EXPANSÃO URBANA DA CAPITAL ESBARRA NA DESORGANIZAÇÃO DO MUNICÍPIO, DIZ VEREADOR EVERALDO FOGAÇA

O vereador, no entanto, deixou claro algo precisa ser feito e rápido, antes que a margem direita se transforme em outro “favelão” igual a muitas áreas de Porto Velho.
Quarta-Feira, 11 de Maio de 2016 - 09:26

Porto Velho, RO - O vereador Everaldo Fogaça (PTB) disse nesta terça-feira 10.05 durante audiência pública que a expansão do município esbarra justamente na própria desorganização da Prefeitura de Porto Velho, uma herança, que, segundo ele, já vem de muitas décadas.

A declaração do vereador é referente às discussões que ocorreram na audiência entre vereadores, moradores da margem direita do rio Madeira e um representante da Promotoria Pública de Urbanismo da capital que falou sobre a impossibilidade de ocupação daquela área.

“Não adianta o MP, a Prefeitura e nós vereadores estarmos aqui numa discussão sem sentido para achar culpados. Todos nós temos nossa parcela de culpa porque o problema não começou agora.
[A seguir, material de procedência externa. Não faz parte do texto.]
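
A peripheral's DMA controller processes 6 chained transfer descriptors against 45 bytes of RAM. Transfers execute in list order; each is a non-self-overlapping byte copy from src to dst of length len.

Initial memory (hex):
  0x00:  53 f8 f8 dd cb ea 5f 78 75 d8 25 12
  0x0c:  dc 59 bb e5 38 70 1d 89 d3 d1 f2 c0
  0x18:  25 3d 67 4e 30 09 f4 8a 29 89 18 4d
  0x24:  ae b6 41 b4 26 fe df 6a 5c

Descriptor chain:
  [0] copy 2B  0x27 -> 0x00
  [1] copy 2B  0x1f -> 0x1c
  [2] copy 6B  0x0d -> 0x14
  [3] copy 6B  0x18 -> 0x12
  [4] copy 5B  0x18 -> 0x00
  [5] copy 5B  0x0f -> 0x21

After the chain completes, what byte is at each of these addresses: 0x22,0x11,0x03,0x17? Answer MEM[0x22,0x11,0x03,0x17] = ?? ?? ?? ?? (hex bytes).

[0] 0x27->0x00 len=2 : b4 26
[1] 0x1f->0x1c len=2 : 8a 29
[2] 0x0d->0x14 len=6 : 59 bb e5 38 70 1d
[3] 0x18->0x12 len=6 : 70 1d 67 4e 8a 29
[4] 0x18->0x00 len=5 : 70 1d 67 4e 8a
[5] 0x0f->0x21 len=5 : e5 38 70 70 1d
query mem[0x22]=0x38, mem[0x11]=0x70, mem[0x03]=0x4e, mem[0x17]=0x29

MEM[0x22,0x11,0x03,0x17] = 38 70 4e 29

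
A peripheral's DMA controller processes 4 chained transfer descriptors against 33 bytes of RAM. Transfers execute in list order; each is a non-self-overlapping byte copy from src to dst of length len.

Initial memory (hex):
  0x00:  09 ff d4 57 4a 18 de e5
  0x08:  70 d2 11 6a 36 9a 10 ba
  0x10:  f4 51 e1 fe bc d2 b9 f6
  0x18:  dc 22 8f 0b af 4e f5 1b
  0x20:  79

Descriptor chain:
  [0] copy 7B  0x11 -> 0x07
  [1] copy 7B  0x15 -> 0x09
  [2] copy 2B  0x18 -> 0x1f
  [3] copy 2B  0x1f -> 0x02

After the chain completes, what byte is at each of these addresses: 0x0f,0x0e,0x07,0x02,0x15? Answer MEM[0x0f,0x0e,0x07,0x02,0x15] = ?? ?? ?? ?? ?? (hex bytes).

D0: mem[0x07..0x0d] <- [51 e1 fe bc d2 b9 f6]
D1: mem[0x09..0x0f] <- [d2 b9 f6 dc 22 8f 0b]
D2: mem[0x1f..0x20] <- [dc 22]
D3: mem[0x02..0x03] <- [dc 22]
query mem[0x0f]=0x0b, mem[0x0e]=0x8f, mem[0x07]=0x51, mem[0x02]=0xdc, mem[0x15]=0xd2

MEM[0x0f,0x0e,0x07,0x02,0x15] = 0b 8f 51 dc d2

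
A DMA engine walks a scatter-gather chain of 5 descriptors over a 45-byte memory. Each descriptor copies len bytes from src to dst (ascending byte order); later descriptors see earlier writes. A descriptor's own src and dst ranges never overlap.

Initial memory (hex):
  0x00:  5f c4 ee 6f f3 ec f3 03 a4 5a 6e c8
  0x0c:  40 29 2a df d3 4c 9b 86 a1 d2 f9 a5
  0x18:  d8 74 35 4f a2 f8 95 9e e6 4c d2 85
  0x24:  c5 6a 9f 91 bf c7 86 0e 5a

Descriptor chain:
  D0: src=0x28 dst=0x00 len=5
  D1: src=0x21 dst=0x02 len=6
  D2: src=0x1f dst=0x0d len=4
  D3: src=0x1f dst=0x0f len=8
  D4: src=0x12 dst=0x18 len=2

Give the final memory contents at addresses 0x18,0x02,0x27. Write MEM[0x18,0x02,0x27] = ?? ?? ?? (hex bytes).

MEM[0x18,0x02,0x27] = d2 4c 91

[0] 0x28->0x00 len=5 : bf c7 86 0e 5a
[1] 0x21->0x02 len=6 : 4c d2 85 c5 6a 9f
[2] 0x1f->0x0d len=4 : 9e e6 4c d2
[3] 0x1f->0x0f len=8 : 9e e6 4c d2 85 c5 6a 9f
[4] 0x12->0x18 len=2 : d2 85
query mem[0x18]=0xd2, mem[0x02]=0x4c, mem[0x27]=0x91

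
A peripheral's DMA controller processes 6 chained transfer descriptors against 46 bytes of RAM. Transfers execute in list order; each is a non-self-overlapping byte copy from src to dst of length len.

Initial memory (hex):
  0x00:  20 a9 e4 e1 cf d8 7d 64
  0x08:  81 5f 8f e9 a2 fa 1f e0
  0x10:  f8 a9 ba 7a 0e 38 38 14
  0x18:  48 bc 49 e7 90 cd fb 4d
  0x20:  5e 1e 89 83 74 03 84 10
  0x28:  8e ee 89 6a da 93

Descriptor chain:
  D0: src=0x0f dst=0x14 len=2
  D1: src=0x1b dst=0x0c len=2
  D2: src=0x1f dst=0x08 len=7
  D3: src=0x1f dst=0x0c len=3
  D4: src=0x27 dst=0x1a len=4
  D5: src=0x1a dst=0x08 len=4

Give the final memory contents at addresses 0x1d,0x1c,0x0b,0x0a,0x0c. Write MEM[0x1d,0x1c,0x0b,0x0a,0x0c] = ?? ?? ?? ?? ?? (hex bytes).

MEM[0x1d,0x1c,0x0b,0x0a,0x0c] = 89 ee 89 ee 4d

  after D0: wrote 2B at 0x14 = e0f8
  after D1: wrote 2B at 0x0c = e790
  after D2: wrote 7B at 0x08 = 4d5e1e89837403
  after D3: wrote 3B at 0x0c = 4d5e1e
  after D4: wrote 4B at 0x1a = 108eee89
  after D5: wrote 4B at 0x08 = 108eee89
query mem[0x1d]=0x89, mem[0x1c]=0xee, mem[0x0b]=0x89, mem[0x0a]=0xee, mem[0x0c]=0x4d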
Precisamos agora nos reunir e fazer uma discussão ampla sobre o assunto”, comentou.

O vereador, no entanto, deixou claro algo precisa ser feito e rápido, antes que a margem direita se transforme em outro “favelão” igual a muitas áreas de Porto Velho. É uma discussão extremamente técnica e complexa que terá de ser resolvida no diálogo e com a participação de todos os poderes.

“Até quando os poderes constituídos continuarão virando as costas para aquela população? Ou a gente se reúne e resolve, ou daqui há pouco, a outra margem se tornará uma nova favela, transformando-se em outro grande problema para a administração”, comentou.

Fogaça comentou ainda que Porto Velho inteira sofre com esse tipo de ação especulativa imobiliária. “Aqui  na capital tem um grande empresário que é dono de bairros inteiros e ninguém fala nada. Parece que ele quer ser dono da cidade inteira”, disse.

MP

A audiência pública sobre a expansão urbana da capital foi proposta pelos vereadores José Wildes (PDT) e Marcelo Reis (PSD) teve como ponto principal a presença da promotora pública Flávia Barbosa que fez vários relatos técnicos sobre a questão.

Uma delas foi justamente sobre a impossibilidade de ocupação daquela região que está rodeada de florestas, próximo ao rio Madeira e dentro de uma Área de Proteção Permanente. Segundo ela, não há qualquer estudo técnico que  viabiliza a ocupação naquele local.

Outra questão levantada pela promotora foi a judicialização da questão, em decorrência da Ação Direta de Inconstitucionalidade julgada procedente pelo Tribunal de Justiça de Rondônia contra a Lei da Câmara Municipal que tratou do assunto.

Segundo ela, a votação de uma Lei pela Câmara Municipal e sua consequente judicialização impediu o próprio o MP e a Prefeitura Municipal de Porto Velho intervissem na questão. Ela teme que a Câmara elabore uma nova Lei sobre o assunto que possa mais uma vez ser levada às barras dos tribunais, atrasando novamente ações que precisam ser tomadas pelo Município e o MP.

O vereador José Wilides questionou duramente a decisão da Promotora, alegando que a Câmara Municipal está muito mais interessada em resolver o problema do que desobedecer a uma decisão judicial. Ele ressaltou, no entanto, que a questão já vem se arrastando por muito tempo e que vários moradores estão sofrendo com a situação especulativa imobiliária que está ocorrendo na região.